I folgorati
Arrivano sull’isola più o meno dagli anni ’70, portati dal caso, da amici o parenti, da una barca a vela senza meta, da un sogno imprecisato. Hanno spesso un passato da lasciare alle spalle, una delusione sentimentale, una crisi esistenziale, un miraggio psichedelico, una crisi creativa o un sogno selvaggio da inseguire. Arrivano per caso e restano, idealmente per sempre. Sono i folgorati.
Sono esseri singolari, uomini o donne, che messo piede sull’isola per uno dei casi descritti prima, trovano qui l’illuminazione – o meglio la folgorazione – e ne fanno un pezzo della loro esistenza.

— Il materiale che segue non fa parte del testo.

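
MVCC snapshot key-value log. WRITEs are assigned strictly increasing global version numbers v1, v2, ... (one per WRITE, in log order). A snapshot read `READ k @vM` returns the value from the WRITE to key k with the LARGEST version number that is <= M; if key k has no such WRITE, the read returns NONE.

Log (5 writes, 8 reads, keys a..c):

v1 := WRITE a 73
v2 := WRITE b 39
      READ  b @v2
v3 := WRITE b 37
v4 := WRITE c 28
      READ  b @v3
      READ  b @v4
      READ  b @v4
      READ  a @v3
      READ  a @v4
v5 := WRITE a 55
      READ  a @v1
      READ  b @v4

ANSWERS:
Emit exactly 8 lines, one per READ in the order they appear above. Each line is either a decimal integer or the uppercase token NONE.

Answer: 39
37
37
37
73
73
73
37

Derivation:
v1: WRITE a=73  (a history now [(1, 73)])
v2: WRITE b=39  (b history now [(2, 39)])
READ b @v2: history=[(2, 39)] -> pick v2 -> 39
v3: WRITE b=37  (b history now [(2, 39), (3, 37)])
v4: WRITE c=28  (c history now [(4, 28)])
READ b @v3: history=[(2, 39), (3, 37)] -> pick v3 -> 37
READ b @v4: history=[(2, 39), (3, 37)] -> pick v3 -> 37
READ b @v4: history=[(2, 39), (3, 37)] -> pick v3 -> 37
READ a @v3: history=[(1, 73)] -> pick v1 -> 73
READ a @v4: history=[(1, 73)] -> pick v1 -> 73
v5: WRITE a=55  (a history now [(1, 73), (5, 55)])
READ a @v1: history=[(1, 73), (5, 55)] -> pick v1 -> 73
READ b @v4: history=[(2, 39), (3, 37)] -> pick v3 -> 37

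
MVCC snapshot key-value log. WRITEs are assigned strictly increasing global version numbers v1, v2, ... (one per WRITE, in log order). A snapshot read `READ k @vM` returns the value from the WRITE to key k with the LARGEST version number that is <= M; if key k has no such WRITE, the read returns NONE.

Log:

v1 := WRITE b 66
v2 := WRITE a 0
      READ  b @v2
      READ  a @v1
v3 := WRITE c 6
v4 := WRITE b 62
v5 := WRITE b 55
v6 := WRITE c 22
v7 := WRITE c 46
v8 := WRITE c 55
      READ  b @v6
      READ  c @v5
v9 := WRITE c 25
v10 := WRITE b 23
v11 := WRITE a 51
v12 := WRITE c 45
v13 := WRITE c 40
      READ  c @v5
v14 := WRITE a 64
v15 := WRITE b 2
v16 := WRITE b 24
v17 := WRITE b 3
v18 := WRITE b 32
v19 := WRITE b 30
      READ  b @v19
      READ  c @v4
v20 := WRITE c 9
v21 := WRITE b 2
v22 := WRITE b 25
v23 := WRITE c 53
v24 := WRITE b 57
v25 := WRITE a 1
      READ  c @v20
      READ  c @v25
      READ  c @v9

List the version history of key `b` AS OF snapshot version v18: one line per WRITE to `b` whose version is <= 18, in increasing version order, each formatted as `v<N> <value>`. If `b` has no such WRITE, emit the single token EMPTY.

Scan writes for key=b with version <= 18:
  v1 WRITE b 66 -> keep
  v2 WRITE a 0 -> skip
  v3 WRITE c 6 -> skip
  v4 WRITE b 62 -> keep
  v5 WRITE b 55 -> keep
  v6 WRITE c 22 -> skip
  v7 WRITE c 46 -> skip
  v8 WRITE c 55 -> skip
  v9 WRITE c 25 -> skip
  v10 WRITE b 23 -> keep
  v11 WRITE a 51 -> skip
  v12 WRITE c 45 -> skip
  v13 WRITE c 40 -> skip
  v14 WRITE a 64 -> skip
  v15 WRITE b 2 -> keep
  v16 WRITE b 24 -> keep
  v17 WRITE b 3 -> keep
  v18 WRITE b 32 -> keep
  v19 WRITE b 30 -> drop (> snap)
  v20 WRITE c 9 -> skip
  v21 WRITE b 2 -> drop (> snap)
  v22 WRITE b 25 -> drop (> snap)
  v23 WRITE c 53 -> skip
  v24 WRITE b 57 -> drop (> snap)
  v25 WRITE a 1 -> skip
Collected: [(1, 66), (4, 62), (5, 55), (10, 23), (15, 2), (16, 24), (17, 3), (18, 32)]

Answer: v1 66
v4 62
v5 55
v10 23
v15 2
v16 24
v17 3
v18 32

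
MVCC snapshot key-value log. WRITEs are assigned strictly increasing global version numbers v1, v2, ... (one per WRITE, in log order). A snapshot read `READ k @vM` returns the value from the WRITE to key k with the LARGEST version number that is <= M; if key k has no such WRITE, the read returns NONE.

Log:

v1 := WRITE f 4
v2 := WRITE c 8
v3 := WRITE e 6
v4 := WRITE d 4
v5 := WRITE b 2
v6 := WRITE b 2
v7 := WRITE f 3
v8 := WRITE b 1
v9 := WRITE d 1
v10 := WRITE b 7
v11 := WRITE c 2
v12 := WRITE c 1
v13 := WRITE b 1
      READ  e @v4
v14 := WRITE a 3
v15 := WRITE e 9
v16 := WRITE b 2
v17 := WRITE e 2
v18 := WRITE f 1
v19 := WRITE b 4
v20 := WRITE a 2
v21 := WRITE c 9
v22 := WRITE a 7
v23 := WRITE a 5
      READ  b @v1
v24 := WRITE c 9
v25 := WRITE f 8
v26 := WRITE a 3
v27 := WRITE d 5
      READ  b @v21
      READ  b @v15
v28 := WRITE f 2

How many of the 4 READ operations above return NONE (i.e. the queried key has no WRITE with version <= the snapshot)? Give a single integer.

v1: WRITE f=4  (f history now [(1, 4)])
v2: WRITE c=8  (c history now [(2, 8)])
v3: WRITE e=6  (e history now [(3, 6)])
v4: WRITE d=4  (d history now [(4, 4)])
v5: WRITE b=2  (b history now [(5, 2)])
v6: WRITE b=2  (b history now [(5, 2), (6, 2)])
v7: WRITE f=3  (f history now [(1, 4), (7, 3)])
v8: WRITE b=1  (b history now [(5, 2), (6, 2), (8, 1)])
v9: WRITE d=1  (d history now [(4, 4), (9, 1)])
v10: WRITE b=7  (b history now [(5, 2), (6, 2), (8, 1), (10, 7)])
v11: WRITE c=2  (c history now [(2, 8), (11, 2)])
v12: WRITE c=1  (c history now [(2, 8), (11, 2), (12, 1)])
v13: WRITE b=1  (b history now [(5, 2), (6, 2), (8, 1), (10, 7), (13, 1)])
READ e @v4: history=[(3, 6)] -> pick v3 -> 6
v14: WRITE a=3  (a history now [(14, 3)])
v15: WRITE e=9  (e history now [(3, 6), (15, 9)])
v16: WRITE b=2  (b history now [(5, 2), (6, 2), (8, 1), (10, 7), (13, 1), (16, 2)])
v17: WRITE e=2  (e history now [(3, 6), (15, 9), (17, 2)])
v18: WRITE f=1  (f history now [(1, 4), (7, 3), (18, 1)])
v19: WRITE b=4  (b history now [(5, 2), (6, 2), (8, 1), (10, 7), (13, 1), (16, 2), (19, 4)])
v20: WRITE a=2  (a history now [(14, 3), (20, 2)])
v21: WRITE c=9  (c history now [(2, 8), (11, 2), (12, 1), (21, 9)])
v22: WRITE a=7  (a history now [(14, 3), (20, 2), (22, 7)])
v23: WRITE a=5  (a history now [(14, 3), (20, 2), (22, 7), (23, 5)])
READ b @v1: history=[(5, 2), (6, 2), (8, 1), (10, 7), (13, 1), (16, 2), (19, 4)] -> no version <= 1 -> NONE
v24: WRITE c=9  (c history now [(2, 8), (11, 2), (12, 1), (21, 9), (24, 9)])
v25: WRITE f=8  (f history now [(1, 4), (7, 3), (18, 1), (25, 8)])
v26: WRITE a=3  (a history now [(14, 3), (20, 2), (22, 7), (23, 5), (26, 3)])
v27: WRITE d=5  (d history now [(4, 4), (9, 1), (27, 5)])
READ b @v21: history=[(5, 2), (6, 2), (8, 1), (10, 7), (13, 1), (16, 2), (19, 4)] -> pick v19 -> 4
READ b @v15: history=[(5, 2), (6, 2), (8, 1), (10, 7), (13, 1), (16, 2), (19, 4)] -> pick v13 -> 1
v28: WRITE f=2  (f history now [(1, 4), (7, 3), (18, 1), (25, 8), (28, 2)])
Read results in order: ['6', 'NONE', '4', '1']
NONE count = 1

Answer: 1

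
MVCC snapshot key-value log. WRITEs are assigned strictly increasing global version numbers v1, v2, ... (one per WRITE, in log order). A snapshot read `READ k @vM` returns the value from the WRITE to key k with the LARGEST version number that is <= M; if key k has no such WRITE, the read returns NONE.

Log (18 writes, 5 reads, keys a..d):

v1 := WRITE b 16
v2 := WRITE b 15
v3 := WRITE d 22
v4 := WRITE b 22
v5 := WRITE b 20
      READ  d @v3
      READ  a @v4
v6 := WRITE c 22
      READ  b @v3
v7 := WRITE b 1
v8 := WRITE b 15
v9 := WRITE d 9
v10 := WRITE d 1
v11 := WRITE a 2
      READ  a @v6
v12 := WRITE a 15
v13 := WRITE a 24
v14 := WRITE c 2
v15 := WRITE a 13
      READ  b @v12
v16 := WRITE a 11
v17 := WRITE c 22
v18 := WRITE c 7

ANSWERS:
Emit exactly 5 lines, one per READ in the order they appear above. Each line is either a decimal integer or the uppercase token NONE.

v1: WRITE b=16  (b history now [(1, 16)])
v2: WRITE b=15  (b history now [(1, 16), (2, 15)])
v3: WRITE d=22  (d history now [(3, 22)])
v4: WRITE b=22  (b history now [(1, 16), (2, 15), (4, 22)])
v5: WRITE b=20  (b history now [(1, 16), (2, 15), (4, 22), (5, 20)])
READ d @v3: history=[(3, 22)] -> pick v3 -> 22
READ a @v4: history=[] -> no version <= 4 -> NONE
v6: WRITE c=22  (c history now [(6, 22)])
READ b @v3: history=[(1, 16), (2, 15), (4, 22), (5, 20)] -> pick v2 -> 15
v7: WRITE b=1  (b history now [(1, 16), (2, 15), (4, 22), (5, 20), (7, 1)])
v8: WRITE b=15  (b history now [(1, 16), (2, 15), (4, 22), (5, 20), (7, 1), (8, 15)])
v9: WRITE d=9  (d history now [(3, 22), (9, 9)])
v10: WRITE d=1  (d history now [(3, 22), (9, 9), (10, 1)])
v11: WRITE a=2  (a history now [(11, 2)])
READ a @v6: history=[(11, 2)] -> no version <= 6 -> NONE
v12: WRITE a=15  (a history now [(11, 2), (12, 15)])
v13: WRITE a=24  (a history now [(11, 2), (12, 15), (13, 24)])
v14: WRITE c=2  (c history now [(6, 22), (14, 2)])
v15: WRITE a=13  (a history now [(11, 2), (12, 15), (13, 24), (15, 13)])
READ b @v12: history=[(1, 16), (2, 15), (4, 22), (5, 20), (7, 1), (8, 15)] -> pick v8 -> 15
v16: WRITE a=11  (a history now [(11, 2), (12, 15), (13, 24), (15, 13), (16, 11)])
v17: WRITE c=22  (c history now [(6, 22), (14, 2), (17, 22)])
v18: WRITE c=7  (c history now [(6, 22), (14, 2), (17, 22), (18, 7)])

Answer: 22
NONE
15
NONE
15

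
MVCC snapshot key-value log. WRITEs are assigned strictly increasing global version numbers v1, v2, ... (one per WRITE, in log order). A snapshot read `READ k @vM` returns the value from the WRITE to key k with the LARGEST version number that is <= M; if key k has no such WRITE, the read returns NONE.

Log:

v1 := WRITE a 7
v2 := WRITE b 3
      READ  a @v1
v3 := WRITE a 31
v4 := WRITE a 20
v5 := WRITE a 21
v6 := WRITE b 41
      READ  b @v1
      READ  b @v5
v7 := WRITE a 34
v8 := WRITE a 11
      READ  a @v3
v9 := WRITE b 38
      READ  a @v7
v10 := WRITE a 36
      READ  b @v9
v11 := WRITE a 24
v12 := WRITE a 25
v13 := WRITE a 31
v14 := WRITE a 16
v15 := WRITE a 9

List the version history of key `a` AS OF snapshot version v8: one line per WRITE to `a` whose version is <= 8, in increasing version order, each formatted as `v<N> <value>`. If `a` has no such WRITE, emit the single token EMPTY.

Answer: v1 7
v3 31
v4 20
v5 21
v7 34
v8 11

Derivation:
Scan writes for key=a with version <= 8:
  v1 WRITE a 7 -> keep
  v2 WRITE b 3 -> skip
  v3 WRITE a 31 -> keep
  v4 WRITE a 20 -> keep
  v5 WRITE a 21 -> keep
  v6 WRITE b 41 -> skip
  v7 WRITE a 34 -> keep
  v8 WRITE a 11 -> keep
  v9 WRITE b 38 -> skip
  v10 WRITE a 36 -> drop (> snap)
  v11 WRITE a 24 -> drop (> snap)
  v12 WRITE a 25 -> drop (> snap)
  v13 WRITE a 31 -> drop (> snap)
  v14 WRITE a 16 -> drop (> snap)
  v15 WRITE a 9 -> drop (> snap)
Collected: [(1, 7), (3, 31), (4, 20), (5, 21), (7, 34), (8, 11)]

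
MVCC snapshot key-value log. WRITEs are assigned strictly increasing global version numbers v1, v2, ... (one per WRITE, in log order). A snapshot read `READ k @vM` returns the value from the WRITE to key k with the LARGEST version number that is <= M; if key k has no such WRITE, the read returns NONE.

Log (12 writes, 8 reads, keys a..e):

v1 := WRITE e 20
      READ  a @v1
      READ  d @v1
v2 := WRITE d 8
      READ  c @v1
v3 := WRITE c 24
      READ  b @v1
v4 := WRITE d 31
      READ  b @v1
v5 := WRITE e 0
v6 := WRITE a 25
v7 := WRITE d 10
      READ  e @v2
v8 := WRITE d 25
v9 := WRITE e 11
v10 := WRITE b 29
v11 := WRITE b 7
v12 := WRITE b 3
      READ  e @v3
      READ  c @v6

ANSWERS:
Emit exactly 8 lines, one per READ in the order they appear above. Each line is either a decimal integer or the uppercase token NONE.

Answer: NONE
NONE
NONE
NONE
NONE
20
20
24

Derivation:
v1: WRITE e=20  (e history now [(1, 20)])
READ a @v1: history=[] -> no version <= 1 -> NONE
READ d @v1: history=[] -> no version <= 1 -> NONE
v2: WRITE d=8  (d history now [(2, 8)])
READ c @v1: history=[] -> no version <= 1 -> NONE
v3: WRITE c=24  (c history now [(3, 24)])
READ b @v1: history=[] -> no version <= 1 -> NONE
v4: WRITE d=31  (d history now [(2, 8), (4, 31)])
READ b @v1: history=[] -> no version <= 1 -> NONE
v5: WRITE e=0  (e history now [(1, 20), (5, 0)])
v6: WRITE a=25  (a history now [(6, 25)])
v7: WRITE d=10  (d history now [(2, 8), (4, 31), (7, 10)])
READ e @v2: history=[(1, 20), (5, 0)] -> pick v1 -> 20
v8: WRITE d=25  (d history now [(2, 8), (4, 31), (7, 10), (8, 25)])
v9: WRITE e=11  (e history now [(1, 20), (5, 0), (9, 11)])
v10: WRITE b=29  (b history now [(10, 29)])
v11: WRITE b=7  (b history now [(10, 29), (11, 7)])
v12: WRITE b=3  (b history now [(10, 29), (11, 7), (12, 3)])
READ e @v3: history=[(1, 20), (5, 0), (9, 11)] -> pick v1 -> 20
READ c @v6: history=[(3, 24)] -> pick v3 -> 24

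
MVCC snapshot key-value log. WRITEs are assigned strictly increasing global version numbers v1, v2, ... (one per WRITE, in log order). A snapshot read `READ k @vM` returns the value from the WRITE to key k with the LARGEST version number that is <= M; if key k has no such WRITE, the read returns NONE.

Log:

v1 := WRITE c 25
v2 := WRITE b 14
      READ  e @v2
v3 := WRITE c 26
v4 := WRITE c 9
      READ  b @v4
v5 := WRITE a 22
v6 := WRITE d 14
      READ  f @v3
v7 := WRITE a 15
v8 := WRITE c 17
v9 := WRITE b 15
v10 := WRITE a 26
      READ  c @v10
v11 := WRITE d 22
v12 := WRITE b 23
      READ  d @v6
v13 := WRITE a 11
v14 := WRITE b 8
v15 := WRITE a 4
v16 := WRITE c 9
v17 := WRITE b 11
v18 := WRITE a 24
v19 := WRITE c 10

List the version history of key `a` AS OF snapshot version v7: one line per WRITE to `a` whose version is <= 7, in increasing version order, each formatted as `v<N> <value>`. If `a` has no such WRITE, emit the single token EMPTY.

Scan writes for key=a with version <= 7:
  v1 WRITE c 25 -> skip
  v2 WRITE b 14 -> skip
  v3 WRITE c 26 -> skip
  v4 WRITE c 9 -> skip
  v5 WRITE a 22 -> keep
  v6 WRITE d 14 -> skip
  v7 WRITE a 15 -> keep
  v8 WRITE c 17 -> skip
  v9 WRITE b 15 -> skip
  v10 WRITE a 26 -> drop (> snap)
  v11 WRITE d 22 -> skip
  v12 WRITE b 23 -> skip
  v13 WRITE a 11 -> drop (> snap)
  v14 WRITE b 8 -> skip
  v15 WRITE a 4 -> drop (> snap)
  v16 WRITE c 9 -> skip
  v17 WRITE b 11 -> skip
  v18 WRITE a 24 -> drop (> snap)
  v19 WRITE c 10 -> skip
Collected: [(5, 22), (7, 15)]

Answer: v5 22
v7 15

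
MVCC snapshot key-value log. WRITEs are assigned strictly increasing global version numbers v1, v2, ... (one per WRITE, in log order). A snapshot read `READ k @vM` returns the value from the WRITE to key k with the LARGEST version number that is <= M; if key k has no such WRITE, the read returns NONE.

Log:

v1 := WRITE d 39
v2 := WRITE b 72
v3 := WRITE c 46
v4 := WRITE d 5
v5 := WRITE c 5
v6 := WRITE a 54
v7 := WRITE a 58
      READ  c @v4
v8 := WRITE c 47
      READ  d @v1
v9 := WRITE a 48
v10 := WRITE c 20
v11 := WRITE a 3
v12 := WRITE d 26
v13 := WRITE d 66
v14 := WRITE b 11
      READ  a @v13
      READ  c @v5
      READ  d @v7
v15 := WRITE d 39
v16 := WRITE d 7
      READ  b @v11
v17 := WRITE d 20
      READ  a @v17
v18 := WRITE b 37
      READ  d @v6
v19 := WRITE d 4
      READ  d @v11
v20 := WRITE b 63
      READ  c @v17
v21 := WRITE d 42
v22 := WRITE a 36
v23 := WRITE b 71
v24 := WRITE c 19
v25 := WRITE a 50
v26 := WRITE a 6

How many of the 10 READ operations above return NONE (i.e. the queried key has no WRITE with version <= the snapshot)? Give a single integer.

v1: WRITE d=39  (d history now [(1, 39)])
v2: WRITE b=72  (b history now [(2, 72)])
v3: WRITE c=46  (c history now [(3, 46)])
v4: WRITE d=5  (d history now [(1, 39), (4, 5)])
v5: WRITE c=5  (c history now [(3, 46), (5, 5)])
v6: WRITE a=54  (a history now [(6, 54)])
v7: WRITE a=58  (a history now [(6, 54), (7, 58)])
READ c @v4: history=[(3, 46), (5, 5)] -> pick v3 -> 46
v8: WRITE c=47  (c history now [(3, 46), (5, 5), (8, 47)])
READ d @v1: history=[(1, 39), (4, 5)] -> pick v1 -> 39
v9: WRITE a=48  (a history now [(6, 54), (7, 58), (9, 48)])
v10: WRITE c=20  (c history now [(3, 46), (5, 5), (8, 47), (10, 20)])
v11: WRITE a=3  (a history now [(6, 54), (7, 58), (9, 48), (11, 3)])
v12: WRITE d=26  (d history now [(1, 39), (4, 5), (12, 26)])
v13: WRITE d=66  (d history now [(1, 39), (4, 5), (12, 26), (13, 66)])
v14: WRITE b=11  (b history now [(2, 72), (14, 11)])
READ a @v13: history=[(6, 54), (7, 58), (9, 48), (11, 3)] -> pick v11 -> 3
READ c @v5: history=[(3, 46), (5, 5), (8, 47), (10, 20)] -> pick v5 -> 5
READ d @v7: history=[(1, 39), (4, 5), (12, 26), (13, 66)] -> pick v4 -> 5
v15: WRITE d=39  (d history now [(1, 39), (4, 5), (12, 26), (13, 66), (15, 39)])
v16: WRITE d=7  (d history now [(1, 39), (4, 5), (12, 26), (13, 66), (15, 39), (16, 7)])
READ b @v11: history=[(2, 72), (14, 11)] -> pick v2 -> 72
v17: WRITE d=20  (d history now [(1, 39), (4, 5), (12, 26), (13, 66), (15, 39), (16, 7), (17, 20)])
READ a @v17: history=[(6, 54), (7, 58), (9, 48), (11, 3)] -> pick v11 -> 3
v18: WRITE b=37  (b history now [(2, 72), (14, 11), (18, 37)])
READ d @v6: history=[(1, 39), (4, 5), (12, 26), (13, 66), (15, 39), (16, 7), (17, 20)] -> pick v4 -> 5
v19: WRITE d=4  (d history now [(1, 39), (4, 5), (12, 26), (13, 66), (15, 39), (16, 7), (17, 20), (19, 4)])
READ d @v11: history=[(1, 39), (4, 5), (12, 26), (13, 66), (15, 39), (16, 7), (17, 20), (19, 4)] -> pick v4 -> 5
v20: WRITE b=63  (b history now [(2, 72), (14, 11), (18, 37), (20, 63)])
READ c @v17: history=[(3, 46), (5, 5), (8, 47), (10, 20)] -> pick v10 -> 20
v21: WRITE d=42  (d history now [(1, 39), (4, 5), (12, 26), (13, 66), (15, 39), (16, 7), (17, 20), (19, 4), (21, 42)])
v22: WRITE a=36  (a history now [(6, 54), (7, 58), (9, 48), (11, 3), (22, 36)])
v23: WRITE b=71  (b history now [(2, 72), (14, 11), (18, 37), (20, 63), (23, 71)])
v24: WRITE c=19  (c history now [(3, 46), (5, 5), (8, 47), (10, 20), (24, 19)])
v25: WRITE a=50  (a history now [(6, 54), (7, 58), (9, 48), (11, 3), (22, 36), (25, 50)])
v26: WRITE a=6  (a history now [(6, 54), (7, 58), (9, 48), (11, 3), (22, 36), (25, 50), (26, 6)])
Read results in order: ['46', '39', '3', '5', '5', '72', '3', '5', '5', '20']
NONE count = 0

Answer: 0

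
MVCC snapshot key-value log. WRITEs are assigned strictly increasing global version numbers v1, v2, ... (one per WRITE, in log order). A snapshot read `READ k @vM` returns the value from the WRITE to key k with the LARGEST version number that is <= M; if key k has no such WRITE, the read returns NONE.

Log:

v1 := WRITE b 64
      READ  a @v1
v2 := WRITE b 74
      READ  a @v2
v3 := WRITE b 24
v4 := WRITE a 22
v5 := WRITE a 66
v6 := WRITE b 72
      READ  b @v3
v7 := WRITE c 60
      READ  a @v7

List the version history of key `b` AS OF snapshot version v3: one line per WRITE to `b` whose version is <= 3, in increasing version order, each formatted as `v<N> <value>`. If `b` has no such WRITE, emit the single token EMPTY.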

Il processo di folgorazione di solito prende avvio in estate. All’inizio, mischiate nella folla dei turisti, queste persone passano inosservate, ma col tempo il loro status inizia a trasformarsi: sparita la folla ci si accorge che hanno ormai conquistato una certa notorietà presso i locali, hanno il loro posto al bar, e l’aneddotica estiva li annovera spesso tra i protagonisti. A settembre si scopre che sono tra quelli che restano: certo, c’è Santa Candida, perché non tirarla lunga?
Per alcuni, il processo di folgorazione per essere completo necessita della distanza. Partono, ma poi improvvisamente ritornano: non per un weekend, non per una settimana, ma per un po’. “Ah sei tornato – dicono gli isolani – e quanto resti?” “Poi vediamo, sono tornato sul continente ma ho scoperto che ho bisogno di staccare, di prendermi un periodo tutto per me”.
Spesso, in particolare per le folgorate, c’è di mezzo anche un uomo ad attenderle sull’isola, una storia di cui durante l’estate avevi saputo, ma non ci avevi dato peso. Si sa, la luna d’estate è galeotta, il muscolo abbronzato ha il suo perché e l’avventura fuggevole è normale. Ma lei no, lei ha capito che lui e l’isola possono essere una vera alternativa. E una volta partite, in lacrime ritornano. Folgorate.
Ad ottobre i giochi sono fatti, prendono in affitto una casa fino a maggio, l’inverno lo passano sull’isola. Il processo si conclude l’estate successiva, quando il folgorato, ormai tale, ha acquisito uno status definito. Lo trovi che porta i bagagli, lavora in un ristorante, fa i biglietti, gestisce una libreria, apre una pizzeria, oppure lo vedi sulla stessa sedia dello stesso bar, e generalmente non è più da solo. Anno dopo anno la sua vita sull’isola procede tra alti e bassi, tra amore viscerale e odio compulsivo per l’isola che accoglie e poi imprigiona. È amato e odiato dagli isolani: non acquisisce mai lo status di ventotenese al 100%, neanche sposandosi con un locale – più facile diventare cittadino degli Stati Uniti.
Volete sapere se i folgorati sono felici? Se hanno trovato sé stessi o quello che stavano cercando? Dipende, ci sono folgorazioni più o meno riuscite: alcune durano per sempre, altre hanno scaricato a terra la loro energia, lasciando qualche sogno infranto. Ma un folgorato, dovunque sia, porta l’isola nel cuore.